Adieux les cons ! d'Albert Dupontel

 

 

 

 

Sortant de la salle j'en voulais à Albert Dupontel : j'aurais voulu, j'attendais obscurément, mais profondément, un happy end. Tout le film, jusqu'à la dernière image exclue, rend évidente cette vérité qu'à cœur vaillant rien d'impossible. C'est une succession d'impasses absolues, d'impossibilités qui sont celles de la condition humaine : une maladie mortelle dûment constatée par la médecine, une cécité définitive, la vieillesse comme folie également incurable, la mort elle-même dès le début paraissant dans la dédicace à un comique défunt, Terry Jones. À quoi il faut ajouter quelques souffrances également incurables du temps présent, comme la déchéance d'un cadre supérieur mis au rencart par des cadres plus jeunes, l'impossibilité de trouver un dossier dans des archives labyrinthiques, l'indifférence collective. Un vrai sermon bouddhique, si partout la foi ne sauvait : l'aveugle faisant le guet et conduisant vaille que vaille, la mère retrouvant son enfant jadis accouché sous X, l'accoucheur devenu Alzheimer revenant chez sa femme comme Ulysse chez Pénélope. Pourquoi, dès lors, me demandais-je, une fin si triste ? C'est comme un triomphe des forces de la mort. Sans doute la jeune mère était-elle condamnée par la médecine ; mais on a vu des condamnés à mort de ce genre vivre centenaires, et Dupontel aurait pu sans invraisemblance sauver ses deux personnages. Deux fois dans le film, au début et à la fin, la fin répétant le début comme si rien n'avait eu lieu, le cri d'Adieu les cons ! donne à la connerie plus d'importance qu'au désir de vivre, entérine un désir de mort, ou fait du diagnostic d'un médecin un dictat du réel, du principe de réalité.

 

En fait, à y repenser, la fin n'est pas différente de ce qui la précède : moitié réalité et désespoir, moitié magie et happy end.
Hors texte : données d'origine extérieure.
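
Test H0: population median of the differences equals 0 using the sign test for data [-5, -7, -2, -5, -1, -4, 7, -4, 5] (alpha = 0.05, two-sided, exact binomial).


Step 1: Discard zero differences. Original n = 9; n_eff = number of nonzero differences = 9.
Nonzero differences (with sign): -5, -7, -2, -5, -1, -4, +7, -4, +5
Step 2: Count signs: positive = 2, negative = 7.
Step 3: Under H0: P(positive) = 0.5, so the number of positives S ~ Bin(9, 0.5).
Step 4: Two-sided exact p-value = sum of Bin(9,0.5) probabilities at or below the observed probability = 0.179688.
Step 5: alpha = 0.05. fail to reject H0.

n_eff = 9, pos = 2, neg = 7, p = 0.179688, fail to reject H0.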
L'héroïne tirant sur les policiers sait bien que la réponse sera ce qu'elle est dans la réalité d'aujourd'hui, deux terroristes qu'on abat ; mais le cinéaste arrête le film juste avant, éternisant l'instant, usant une fois de plus de la toute puissance du cinéma, la même qui dans le film guérissait le médecin Alzheimer. Il y a sans doute chez Dupontel un refus anarchiste de l'ordre ; mais l'ordre est métaphysique, et le refus emprunte toutes les puissances de la magie, celles du cinéma ; c'est en quoi Adieu les cons peut être rapproché de l'admirable Motors de Léo Carax, autre démonstration des puissances de l'illusion. Dupontel enfant a dû rêver de faire un jour un film qui aurait les moyens du cinéma américain ; qui se terminerait par une scène de foule comme l'Homme qui en savait trop. Ainsi le gratte ciel de la fin, avec son ascenseur immobile, éclairé a giorno dans la nuit. Le goût de la maîtrise. Un autre Buster Keaton ne souriant jamais ; mais on sait le perfectionnisme absolu de Buster Keaton. Il n'est pas étonnant que Dupontel dans son film joue lui-même le héros, capable, grâce à son portable ou à son Smartphone, quand il le désire, de faire obéir les grandes eaux, d'arrêter les ascenseurs, de vider des gratte-ciel comme dans les films catastrophes d'Hollywood ; également outil de connaissance magique, à tout instant ; Dupontel Prospero ou Prométhée.

 

 

Cette fin qui n'est ni vie ni mort matérialise les deux tentations du cinéaste : le cinéma est magie toute puissante, et il ne peut ressusciter Terry Jones. Je ne sais pourtant si un happy end n'aurait pas mieux valu. C'est le suicidaire ici qui impose son désir de mort à celle qui voulait vivre et ne pouvait pas ; ou peut-être celle qui ne pouvait vivre impose son désespoir à qui l'aimait et avait renoncé à mourir. Que la société des cons doive écraser tous ceux qui la défient, comme fait Big Brother ; et qu'il faille mourir spectaculairement, comme les deux héros du film, c'est désespérer ; on peut toujours fuir dans la forêt, avec la femme aimée, pour s'y joindre à d'autres résistants, comme dans Orwell, Ray Bradbury ou Zamiatine ; le couple de l'affiche du film courant la main dans la main aurait fui à la fois la résignation raisonnable à l'ordre du cosmos et la soumission sociale aux cons, bureaucrates, policiers et médecins.